At four months old babies were unable to pick up their food, but they reached for it anyway. At five months, they started moving food to their mouths, but didn’t swallow much of it; at six and a half months, Gill observed chewing motions, and by nine months the babies were playing with their food less and eating a wide range purposefully.
The American Academy of Pediatrics and The Academy of Nutrition and Dietetics recommend introducing solid foods between four to six months of age. In contrast, The World Health Organization recommends that infants start receiving complementary foods at six months of (corrected) age. This is to decrease the risk of choking and to meet nutrient demands that exceed what is being provided by breast milk or infant formula.
Baby-led weaning should be introduced at six months corrected age (if baby was premature) in normally developing babies (do not try if baby has muscle weakness of hand/arm/back/mouth), as developmental skills are required to self-feed.
Baby-led weaning is a natural transition from breastfeeding or formula feeding to solid foods. It promotes exploration of food and allows baby to set the pace for eating. The method of introducing solids allows baby to self-regulate, promoting appetite control, and therefore decreasing the risk of becoming overweight later in life.
Oftentimes, baby-led weaning offers a more nutritious meal. This is because baby is consuming the same foods that the parent or caregiver is eating, rather than just one specific food per meal.
What are the basic principles of baby-led weaning?
As always, baby should sit with the family during meals and snacks. The food that is offered is the same food that the whole family is eating, but it’s offered in age-appropriate serving sizes – cut into pieces that are a size and shape the baby can handle (think one slice of avocado). Baby will feed him/herself and is therefore able to decide how much food they are consuming. This method encourages a positive relationship with food and decreases the risk for picky eating as a toddler.

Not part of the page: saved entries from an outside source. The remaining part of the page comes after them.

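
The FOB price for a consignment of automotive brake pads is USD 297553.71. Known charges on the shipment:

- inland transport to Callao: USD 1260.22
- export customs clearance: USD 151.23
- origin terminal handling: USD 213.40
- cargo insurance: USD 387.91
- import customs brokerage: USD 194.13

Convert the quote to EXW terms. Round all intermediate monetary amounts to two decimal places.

Not relevant to the conversion: brokerage, insurance — on the buyer under both terms; not part of either seller's price.
From FOB to EXW, the seller no longer bears: inland to port, export clearance, origin terminal.
EXW price = 297553.71 − 1260.22 − 151.23 − 213.40 = 295928.86

EXW price: USD 295928.86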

A commonly reported concern with baby-led weaning is choking. At six months of age a baby should have stable head control while sitting (no head bobbing), and they should be able to sit independently for greater than three to five minutes. At seven to nine months of age, the emerging tongue lateralization begins, while vertical jaw movement develops. Traditional introduction of solids involves spoon-feeding cereal or jarred stage one fruits and vegetables. Speech language pathologists will tell you that key lingual propulsion and swallowing skills are missed if spoon-feeding is skipped (as in the case of baby-led weaning). Therefore, baby-led weaning can potentially be more dangerous than introducing solids in a traditional way.

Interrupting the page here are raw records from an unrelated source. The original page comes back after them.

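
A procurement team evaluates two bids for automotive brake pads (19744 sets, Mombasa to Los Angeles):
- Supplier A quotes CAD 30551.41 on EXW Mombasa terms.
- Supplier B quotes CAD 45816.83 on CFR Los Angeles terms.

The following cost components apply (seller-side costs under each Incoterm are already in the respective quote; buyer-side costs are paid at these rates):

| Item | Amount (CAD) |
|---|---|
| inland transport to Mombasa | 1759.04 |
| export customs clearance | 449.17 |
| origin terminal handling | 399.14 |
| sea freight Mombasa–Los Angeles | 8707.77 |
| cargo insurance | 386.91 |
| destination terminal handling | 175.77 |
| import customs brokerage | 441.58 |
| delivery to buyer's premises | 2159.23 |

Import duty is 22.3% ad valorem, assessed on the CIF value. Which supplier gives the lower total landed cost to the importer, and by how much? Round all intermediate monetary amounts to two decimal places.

Supplier A (EXW):
CIF value = EXW price + inland to port + export clearance + origin terminal + freight + insurance = 30551.41 + 1759.04 + 449.17 + 399.14 + 8707.77 + 386.91 = 42253.44
Import duty = 42253.44 × 22.3% = 9422.52
Buyer bears (A): 1759.04 + 449.17 + 399.14 + 8707.77 + 386.91 + 175.77 + 441.58 + 2159.23 = 14478.61
Landed cost (A) = invoice 30551.41 + 14478.61 + duty 9422.52 = 54452.54
Supplier B (CFR):
CIF value = CFR price + insurance = 45816.83 + 386.91 = 46203.74
Import duty = 46203.74 × 22.3% = 10303.43
Buyer bears (B): 386.91 + 175.77 + 441.58 + 2159.23 = 3163.49
Landed cost (B) = invoice 45816.83 + 3163.49 + duty 10303.43 = 59283.75
Difference = |54452.54 − 59283.75| = 4831.21

Supplier A is cheaper by CAD 4831.21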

After reviewing the research and talking with other experts in the field, it is best to start to spoon-feed at six months of age for a one-month period to help develop the lingual propulsion and swallowing skills that are needed. Then baby-led weaning can be used as the preferred method of feeding, if desired.
A variety of foods should be offered in “sticks” that are two inches long so there is room on either end of the food once baby grasps it. Vegetables should be boiled, steamed, or roasted. Proteins should be tender and cut across rather than along the fibers. Foods that are round or hard such as cherries, grapes, nuts, or foods that are raw/undercooked should be avoided.

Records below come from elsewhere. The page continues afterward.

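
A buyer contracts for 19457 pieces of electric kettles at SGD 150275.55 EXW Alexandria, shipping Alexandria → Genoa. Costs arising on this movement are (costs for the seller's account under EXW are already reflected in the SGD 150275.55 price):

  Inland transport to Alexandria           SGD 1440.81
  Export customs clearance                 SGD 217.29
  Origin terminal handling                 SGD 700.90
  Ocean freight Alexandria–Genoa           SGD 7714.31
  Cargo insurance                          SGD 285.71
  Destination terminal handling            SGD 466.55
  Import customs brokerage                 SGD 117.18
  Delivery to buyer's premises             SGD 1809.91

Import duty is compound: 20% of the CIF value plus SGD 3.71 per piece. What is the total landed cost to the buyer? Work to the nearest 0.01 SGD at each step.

Total landed cost: SGD 267340.59

EXW: the seller makes goods available at their premises; the buyer bears all onward costs.
CIF value = EXW price + inland to port + export clearance + origin terminal + freight + insurance = 150275.55 + 1440.81 + 217.29 + 700.90 + 7714.31 + 285.71 = 160634.57
Ad valorem component: 160634.57 × 20% = 32126.91
Specific component: 19457 × 3.71 = 72185.47
Import duty = 32126.91 + 72185.47 = 104312.38
Buyer bears: inland to port 1440.81 + export clearance 217.29 + origin terminal 700.90 + freight 7714.31 + insurance 285.71 + destination terminal 466.55 + brokerage 117.18 + delivery 1809.91 + duty 104312.38 = 117065.04
Landed cost = invoice 150275.55 + 117065.04 = 267340.59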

As always, it’s important to wait at least three days in between introducing new foods, to be able to identify any allergies. The first couple of months of solid food is more for learning, developing skills, and exploration, rather than nutrition. Breast milk or infant formula is still the primary source of nutrition for the first 12 months of an infant’s life. In addition, the nutrition needs of a baby are different than those of an adult so added sugar/salt is not encouraged.